The title track is a hefty 19:40 work subdivided into twelve sections. Each subtitle is part of a continuous poem. East A Street in Yakima is nothing particularly special. You can go down the length of it on Google Maps (as I immediately did) if you like. For most of its length, it’s a one way road that terminates downtown. Ricky Maxey (Ryan’s cousin) describes Yakima’s dual nature while simultaneously exploring the split nature of his heroine. I remember once staying at a hotel there for a conference. I went out for a smoke and was quickly accosted by the woman at the front desk of our hotel. “Please don’t walk around at night, there is a lot of gang activity here,” she said. Perhaps she was being dramatic but there is certainly a dark side to the “Palm Springs of Washington” (though what could be darker than Palm Springs really? What a depressing place). Dichotomies are couched within dichotomies.

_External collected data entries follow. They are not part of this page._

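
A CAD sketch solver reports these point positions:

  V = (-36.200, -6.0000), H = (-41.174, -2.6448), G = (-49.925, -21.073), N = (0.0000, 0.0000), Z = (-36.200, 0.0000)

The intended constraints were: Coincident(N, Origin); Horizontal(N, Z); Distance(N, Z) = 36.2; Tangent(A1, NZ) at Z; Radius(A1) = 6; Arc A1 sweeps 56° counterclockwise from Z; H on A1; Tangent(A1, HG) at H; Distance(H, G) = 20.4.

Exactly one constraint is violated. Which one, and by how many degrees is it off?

Tangent(A1, HG) at H — off by 8.60°.

N = (0.00, 0.00) ✓; N.y = 0.00, Z.y = 0.00 ✓; |NZ| = 36.20 ✓; ∠(VZ, ZN) = 90.00° ✓; |VZ| = 6.000 ✓; bearing(V→H) − bearing(V→Z) = 56.00° ✓; |VH| = 6.000 ✓; ∠(VH, HG) = 81.40° ✗; |HG| = 20.40 ✓.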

E. A St. evokes a strong sense of claustrophobia with small town America. Yet, as shown in the penultimate track “Exit 84,” escaping isn’t a matter of place or even time; it’s not something that can be willed. The speaker of “Exit 84” leaves Yakima for the mountains, soon needing to move further onto the “forest’s edge.” The assumption is, of course, that the journey doesn’t stop here. Nor is it likely that Pastel Motel’s musical exploration will end here. They will use the constant nagging existential dissatisfaction to fuel further experimentation and further evolution.
The instrumentation on E. A St. will not disappoint. The tones are varied to match the pathos of the given song. The vocals are good– reminiscent of Silversun Pickups’ better (read: more honest) moments or even Seattle’s own The Pale Pacific. If you do feel the need to sin mortally, “Deprivation” is a great single serving rocker that counterpoints the softness of opener “Time Traveling” quite well. Seriously though, do yourself a favor. Reserve some time and give the whole album a careful listen. It’s well worth it.